Nearly five years ago, when LPL monetized its owners' stakes by selling a majority interest (about 60% at the time) to private equity firms Hellman & Friedman LLC and TPG Capital, the long-term plan was to eventually go public. At that point, the deal valued the firm at $2.5 billion. Since then there have been a series of acquisitions, lifting the number of advisors to about 12,000 financial advisors who are broker/dealer representatives, investment advisors and insurance agents--often, all three. Plus the firm says it provides "support to over 4,000 additional financial advisors who are affiliated and licensed with insurance companies," making it one of the largest distributors of investment and insurance products in the U.S. "Since 2000, we have grown our net revenues at a 15% compound annual growth rate (CAGR)," according to LPL's preliminary prospectus.

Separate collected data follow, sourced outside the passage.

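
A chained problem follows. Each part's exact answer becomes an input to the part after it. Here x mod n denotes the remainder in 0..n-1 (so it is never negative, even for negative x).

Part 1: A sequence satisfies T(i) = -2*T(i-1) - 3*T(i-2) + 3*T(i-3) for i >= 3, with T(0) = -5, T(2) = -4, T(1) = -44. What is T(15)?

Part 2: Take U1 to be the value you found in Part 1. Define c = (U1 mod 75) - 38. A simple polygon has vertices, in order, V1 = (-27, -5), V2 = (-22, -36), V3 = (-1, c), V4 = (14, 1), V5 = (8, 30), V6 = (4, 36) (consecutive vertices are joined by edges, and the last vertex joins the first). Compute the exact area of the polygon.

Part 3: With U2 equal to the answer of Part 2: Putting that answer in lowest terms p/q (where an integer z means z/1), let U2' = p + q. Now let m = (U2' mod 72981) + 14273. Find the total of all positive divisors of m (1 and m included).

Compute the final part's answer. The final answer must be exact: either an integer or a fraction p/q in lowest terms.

Part 1: T(3) = -2*(-4) - 3*(-44) + 3*(-5) = 125; iterating: T(3)=125, T(4)=-370, T(5)=353, T(6)=779, T(7)=-3727, T(8)=6176, T(9)=1166, T(10)=-32041, T(11)=79112, T(12)=-58603, T(13)=-216253, T(14)=845651, T(15)=-1218352; answer -1218352
Part 2: U1 = -1218352; c = -15; cross terms: (-27*-36 - -22*-5)=862, (-22*-15 - -1*-36)=294, (-1*1 - 14*-15)=209, (14*30 - 8*1)=412, (8*36 - 4*30)=168, (4*-5 - -27*36)=952; twice the area = |2897| = 2897; area = 2897/2; answer 2897/2
Part 3: U2 = 2897/2; threaded value p + q = 2899; m = 17172; 17172 = 2^2 * 3^4 * 53; sigma = (1 + 2 + 4) * (1 + 3 + 9 + 27 + 81) * (1 + 53) = 7 * 121 * 54 = 45738; answer 45738

45738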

Like a wirehouse, the firm's distribution capability is immense, but unlike a wirehouse, the firm does no investment banking, "product manufacturing, underwriting or market making." LPL states that "revenue stems from diverse sources, including commission and advisory fees as well as fees from product manufacturers, recordkeeping and cash sweep balances." With the kind of distribution the firm commands, revenues from manufacturers for product shelf space could be substantial.

The firm's filing looks like it will raise about $600 million. They list debt at $1.4 billion. As of March 31 their debt-to-asset ratio for the quarter was 42%.

The company has moved to secure and lengthen the term of some of its debt to bring down the overall cost of the debt--retiring $550 million in unsecured 10.75% debt due in 2015, and replacing it with a lower, variable rate senior tranche of $550 million due in 2017. "This transaction resulted in the reduction in our overall weighted average cost of interest. In addition, we extended the maturity of $500.0 million of our original term loan tranche to 2015 (the remaining balance of $317.1 million will mature on the original maturity date in 2013) and achieved greater flexibility to pay down our indebtedness in the future without penalty."

The company cautions about the debt in the risk section of the filing: "Our level of indebtedness could increase our vulnerability to general adverse economic and industry conditions. It could also require us to dedicate a substantial portion of our cash flow from operations to payments on our indebtedness, thereby reducing the availability of our cash flow to fund working capital, capital expenditures and other general corporate purposes."

And in 2009, 55.6% of the firm's revenues from product sales came from variable and fixed annuities. There is the risk that regulatory reform changes could affect the way annuities are sold changing the way the firm's revenues from product sales are generated.